Engineered blood vessels grow in lambs

September 28, 2016  23:49

In a hopeful development for children born with congenital heart defects, scientists said Tuesday they had built artificial blood vessels which grew unaided when implanted into lambs, right into adulthood.

If repeated in humans, such grafts would spare afflicted children the need for repeated surgeries, an expert team from the University of Minnesota reported in the journal Nature Communications.

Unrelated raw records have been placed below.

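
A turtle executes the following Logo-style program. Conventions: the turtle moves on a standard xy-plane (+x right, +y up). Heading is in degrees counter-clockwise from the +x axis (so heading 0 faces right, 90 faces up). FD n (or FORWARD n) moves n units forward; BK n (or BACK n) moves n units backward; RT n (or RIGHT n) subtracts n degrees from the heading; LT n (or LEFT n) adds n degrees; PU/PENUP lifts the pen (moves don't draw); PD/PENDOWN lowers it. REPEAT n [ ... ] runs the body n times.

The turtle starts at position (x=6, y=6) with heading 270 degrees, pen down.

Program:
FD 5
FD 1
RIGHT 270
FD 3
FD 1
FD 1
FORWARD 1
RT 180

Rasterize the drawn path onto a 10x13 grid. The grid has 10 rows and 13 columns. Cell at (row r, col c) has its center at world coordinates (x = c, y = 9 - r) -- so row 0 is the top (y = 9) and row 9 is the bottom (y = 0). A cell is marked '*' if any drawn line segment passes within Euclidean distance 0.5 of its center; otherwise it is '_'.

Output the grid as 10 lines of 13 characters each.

Answer: _____________
_____________
_____________
______*______
______*______
______*______
______*______
______*______
______*______
______*******

Derivation:
Segment 0: (6,6) -> (6,1)
Segment 1: (6,1) -> (6,0)
Segment 2: (6,0) -> (9,0)
Segment 3: (9,0) -> (10,0)
Segment 4: (10,0) -> (11,0)
Segment 5: (11,0) -> (12,0)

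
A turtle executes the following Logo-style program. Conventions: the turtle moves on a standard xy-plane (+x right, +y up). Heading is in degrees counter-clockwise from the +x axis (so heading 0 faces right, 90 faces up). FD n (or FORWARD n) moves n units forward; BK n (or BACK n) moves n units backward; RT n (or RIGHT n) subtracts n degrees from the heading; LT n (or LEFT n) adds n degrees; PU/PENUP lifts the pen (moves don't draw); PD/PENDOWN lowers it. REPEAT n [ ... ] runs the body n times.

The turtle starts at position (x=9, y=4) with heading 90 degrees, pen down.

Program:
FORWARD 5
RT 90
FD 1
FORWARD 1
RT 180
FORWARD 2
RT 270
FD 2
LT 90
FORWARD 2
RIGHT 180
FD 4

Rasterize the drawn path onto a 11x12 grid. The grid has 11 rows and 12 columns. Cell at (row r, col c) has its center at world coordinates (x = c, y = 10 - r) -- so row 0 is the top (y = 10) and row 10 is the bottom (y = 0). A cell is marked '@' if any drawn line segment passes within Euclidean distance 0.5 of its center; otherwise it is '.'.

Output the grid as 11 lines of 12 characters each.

Segment 0: (9,4) -> (9,9)
Segment 1: (9,9) -> (10,9)
Segment 2: (10,9) -> (11,9)
Segment 3: (11,9) -> (9,9)
Segment 4: (9,9) -> (9,7)
Segment 5: (9,7) -> (11,7)
Segment 6: (11,7) -> (7,7)

Answer: ............
.........@@@
.........@..
.......@@@@@
.........@..
.........@..
.........@..
............
............
............
............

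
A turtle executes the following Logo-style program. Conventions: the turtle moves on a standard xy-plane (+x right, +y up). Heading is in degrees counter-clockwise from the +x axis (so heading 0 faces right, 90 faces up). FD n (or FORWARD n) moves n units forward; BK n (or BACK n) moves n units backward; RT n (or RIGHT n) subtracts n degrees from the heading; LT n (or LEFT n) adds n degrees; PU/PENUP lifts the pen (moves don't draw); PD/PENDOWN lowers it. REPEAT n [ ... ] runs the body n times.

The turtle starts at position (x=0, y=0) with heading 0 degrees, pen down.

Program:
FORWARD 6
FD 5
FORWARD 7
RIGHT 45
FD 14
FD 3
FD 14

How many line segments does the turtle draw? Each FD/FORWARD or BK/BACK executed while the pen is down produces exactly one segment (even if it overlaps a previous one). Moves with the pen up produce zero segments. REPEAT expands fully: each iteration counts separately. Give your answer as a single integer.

Executing turtle program step by step:
Start: pos=(0,0), heading=0, pen down
FD 6: (0,0) -> (6,0) [heading=0, draw]
FD 5: (6,0) -> (11,0) [heading=0, draw]
FD 7: (11,0) -> (18,0) [heading=0, draw]
RT 45: heading 0 -> 315
FD 14: (18,0) -> (27.899,-9.899) [heading=315, draw]
FD 3: (27.899,-9.899) -> (30.021,-12.021) [heading=315, draw]
FD 14: (30.021,-12.021) -> (39.92,-21.92) [heading=315, draw]
Final: pos=(39.92,-21.92), heading=315, 6 segment(s) drawn
Segments drawn: 6

Answer: 6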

"This might be the first time we have an 'off-the-shelf' material that doctors can implant in a patient, and it can grow in the body," study co-author Robert Tranquillo said in a statement.

Children born with heart defects often need five or more open-heart operations to replace synthetic blood vessel grafts which cannot grow or regenerate.

In the quest for a longer-lasting alternative, Tranquillo and a team grew vessel-like tubes in the lab from a donor sheep's skin cells.

After about five weeks, they used special detergents to wash away all the sheep cells, leaving scaffold-like tubes, which were used to replace a part of the pulmonary artery—which carries blood from the heart to the lungs—in three lambs.

The lambs' own cells repopulated the tubes, allowing them to grow and preventing their rejection by the immune system as foreign tissue, said the team.

"This is the perfect marriage between tissue engineering and regenerative medicine where tissue is grown in the lab and then... the natural processes of the recipient's body makes it a living tissue again," said Tranquillo.

The lambs developed normally into adulthood.

The next step would be human clinical trials, hopefully "within the next few years," said the team.